Obama’s Iranian Dealmaking Furthers a Dangerous Precedent

One of the most bizarre storylines of these Olympic games has been that of U.S. swimmer Ryan Lochte. He made headlines after weaving a tale of being robbed at gunpoint by men dressed as police after leaving a party late on Sunday. Little of it turned out to be true. Someone did in fact brandish a gun at Lochte, but it was a gas station security guard who was trying to prevent Lochte from leaving the scene after the swimmer vandalized the store. Lochte, and other members of the swim team who were with him, asked how much they needed to pay for the damages, they handed over $50, and they left.

Lochte’s story later broke down under scrutiny, but even still, his apology attempted to bend the facts to his benefit.

“I want to apologize for my behavior last weekend – for not being more careful and candid in how I described the events of that early morning,” Lochte wrote in a statement on Instagram. “It’s traumatic to be out late with your friends in a foreign country – with a language barrier – and have a stranger point a gun at you and demand money to let you leave.”

At the same time as Lochte’s disastrous lie was unfolding, President Obama also found himself caught in a web of his own misstatements.

Earlier this month the Wall Street Journal published a story detailing how the Obama administration shipped $400 million in euros, Swiss francs and other currencies on an unmarked cargo plane to Iran the same day they released four American hostages. The Journal also reported that senior Justice Department officials, including the head of the national security division, objected to paying Iran hundreds of millions of dollars at the same time Tehran was releasing American prisoners precisely because Iran would view it as a ransom.

The White House flew into action to eliminate any talk of the “r” word, which would have been illegal under U.S. law.

“As we’ve made clear, the negotiations over the settlement of an outstanding claim…were completely separate from the discussions about returning our American citizens home,” State Department spokesman John Kirby told the Journal. “Not only were the two negotiations separate, they were conducted by different teams on each side, including, in the case of the Hague claims, by technical experts involved in these negotiations for many years.”

State Department spokespeople similarly attempted to deny any relationship between the money and the prisoner release, unequivocally stating that “there was no linkage” and arguing that this was “some kind of quid pro quo is just not accurate.”

But the Iranian government saw it differently.

“Taking this much money back was in return for the release of the American spies,” Gen. Mohammad Reza Naghdi, commander of the Revolutionary Guard’s Basij militia, said on Iranian media.
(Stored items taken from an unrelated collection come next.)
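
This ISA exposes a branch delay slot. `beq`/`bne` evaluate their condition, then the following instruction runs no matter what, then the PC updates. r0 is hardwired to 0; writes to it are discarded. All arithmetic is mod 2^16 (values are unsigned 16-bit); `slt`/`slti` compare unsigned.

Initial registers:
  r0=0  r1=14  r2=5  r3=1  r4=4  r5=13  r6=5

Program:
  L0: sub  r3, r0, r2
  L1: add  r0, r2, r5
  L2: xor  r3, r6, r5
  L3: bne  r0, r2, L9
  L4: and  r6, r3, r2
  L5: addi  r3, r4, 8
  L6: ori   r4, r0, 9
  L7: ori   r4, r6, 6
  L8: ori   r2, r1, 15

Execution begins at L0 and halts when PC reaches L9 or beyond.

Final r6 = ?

0

#0 sub  r3, r0, r2 ; 0/14/5/65531/4/13/5
#1 add  r0, r2, r5 ; 0/14/5/65531/4/13/5
#2 xor  r3, r6, r5 ; 0/14/5/8/4/13/5
#3 bne  r0, r2, L9 ; 0/14/5/8/4/13/5 ; →target
#4 and  r6, r3, r2 ; 0/14/5/8/4/13/0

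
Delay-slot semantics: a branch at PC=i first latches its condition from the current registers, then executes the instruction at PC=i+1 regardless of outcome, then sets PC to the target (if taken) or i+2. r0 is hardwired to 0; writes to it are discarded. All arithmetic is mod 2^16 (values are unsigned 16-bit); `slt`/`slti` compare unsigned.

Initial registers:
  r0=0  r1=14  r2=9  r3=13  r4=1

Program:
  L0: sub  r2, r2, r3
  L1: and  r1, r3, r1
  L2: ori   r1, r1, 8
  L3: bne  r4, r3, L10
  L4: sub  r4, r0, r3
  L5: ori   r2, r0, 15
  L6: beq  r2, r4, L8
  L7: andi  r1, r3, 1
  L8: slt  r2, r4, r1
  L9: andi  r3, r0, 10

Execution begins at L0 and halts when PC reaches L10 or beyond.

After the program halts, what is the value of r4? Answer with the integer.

PC=0  sub  r2, r2, r3        | r0=0 r1=14 r2=65532 r3=13 r4=1
PC=1  and  r1, r3, r1        | r0=0 r1=12 r2=65532 r3=13 r4=1
PC=2  ori   r1, r1, 8        | r0=0 r1=12 r2=65532 r3=13 r4=1
PC=3  bne  r4, r3, L10       | r0=0 r1=12 r2=65532 r3=13 r4=1  [TAKEN]
PC=4  sub  r4, r0, r3        | r0=0 r1=12 r2=65532 r3=13 r4=65523

65523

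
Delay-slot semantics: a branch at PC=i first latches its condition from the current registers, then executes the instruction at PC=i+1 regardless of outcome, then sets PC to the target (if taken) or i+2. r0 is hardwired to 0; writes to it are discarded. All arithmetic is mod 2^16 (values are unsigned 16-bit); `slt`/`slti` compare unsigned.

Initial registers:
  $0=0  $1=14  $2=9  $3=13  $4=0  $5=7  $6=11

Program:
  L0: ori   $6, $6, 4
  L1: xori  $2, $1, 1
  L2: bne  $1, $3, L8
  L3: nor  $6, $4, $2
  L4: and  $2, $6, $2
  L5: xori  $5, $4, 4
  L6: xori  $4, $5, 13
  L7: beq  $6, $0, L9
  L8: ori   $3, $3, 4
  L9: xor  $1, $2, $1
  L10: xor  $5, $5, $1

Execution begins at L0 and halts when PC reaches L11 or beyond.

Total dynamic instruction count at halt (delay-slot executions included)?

  step pc=0: ori   $6, $6, 4  regs=(0,14,9,13,0,7,15)
  step pc=1: xori  $2, $1, 1  regs=(0,14,15,13,0,7,15)
  step pc=2: bne  $1, $3, L8  cond=T  regs=(0,14,15,13,0,7,15)
  step pc=3: nor  $6, $4, $2  regs=(0,14,15,13,0,7,65520)
  step pc=8: ori   $3, $3, 4  regs=(0,14,15,13,0,7,65520)
  step pc=9: xor  $1, $2, $1  regs=(0,1,15,13,0,7,65520)
  step pc=10: xor  $5, $5, $1  regs=(0,1,15,13,0,6,65520)

7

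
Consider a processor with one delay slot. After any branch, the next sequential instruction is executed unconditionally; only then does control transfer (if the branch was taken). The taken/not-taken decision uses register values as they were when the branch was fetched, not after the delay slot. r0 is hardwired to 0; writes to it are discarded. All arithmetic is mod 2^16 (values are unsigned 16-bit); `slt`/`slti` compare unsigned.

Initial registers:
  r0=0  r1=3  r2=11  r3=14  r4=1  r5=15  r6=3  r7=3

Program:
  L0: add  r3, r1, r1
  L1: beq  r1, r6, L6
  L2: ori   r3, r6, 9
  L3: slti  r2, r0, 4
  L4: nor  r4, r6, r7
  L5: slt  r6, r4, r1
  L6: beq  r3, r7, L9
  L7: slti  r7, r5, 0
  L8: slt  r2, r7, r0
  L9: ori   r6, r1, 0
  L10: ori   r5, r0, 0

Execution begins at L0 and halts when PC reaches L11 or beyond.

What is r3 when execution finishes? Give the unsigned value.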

Seeing trouble on the horizon, the president jumped into the fray to carry the narrative fiction that this was something other than a cash-for-prisoners swap.

“We do not pay ransom for hostages,” Obama said in a press conference. “We didn’t here, and we won’t in the future, precisely because if we did  we’d start encouraging Americans to be targeted.”

But the evidence continued to pile up. The Journal discovered that U.S. officials refused to allow the plane full of cash to take off until the U.S. prisoners were in the air, a clear quid pro quo arrangement that flies in the face of the administration’s assurances of two separate transactions. And eventually, the White House buckled. Last Thursday, State Department spokesman John Kirby admitted that the U.S. “took advantage of the leverage” and that the “timing of the final transactions was linked.”

Sadly, little of this back and forth matters. The semantics of “ransom” versus “fortunate timing” doesn’t matter. What matters is what Iran believes and how that belief is impacting their actions. And on that front, President Obama’s actions have been a disaster. The Wall Street Journal writes:

But the hard reality of geopolitics is about more than what a U.S. President chooses to believe. And if Mr. Obama is right that he paid no ransom, then how does he explain that Iran has taken three more Americans as hostages since those January payments? An unhappy coincidence?

What matters to American credibility is what the mullahs of Iran believe. And it’s obvious they believe that arresting and holding Americans in Iran is a useful way to extract money and other concessions from the United States. Their latest demand is for the U.S. to hand over $2 billion in Iranian funds that have been frozen for the victims of Iranian-sponsored terrorism. The thugs of the world don’t care what Mr. Obama believes. They care only that he shows them the money—then they’ll release their hostages.

And then they’ll use the money to finance continued proxy wars in the Middle East. Ransom or not, that’s a terrible outcome.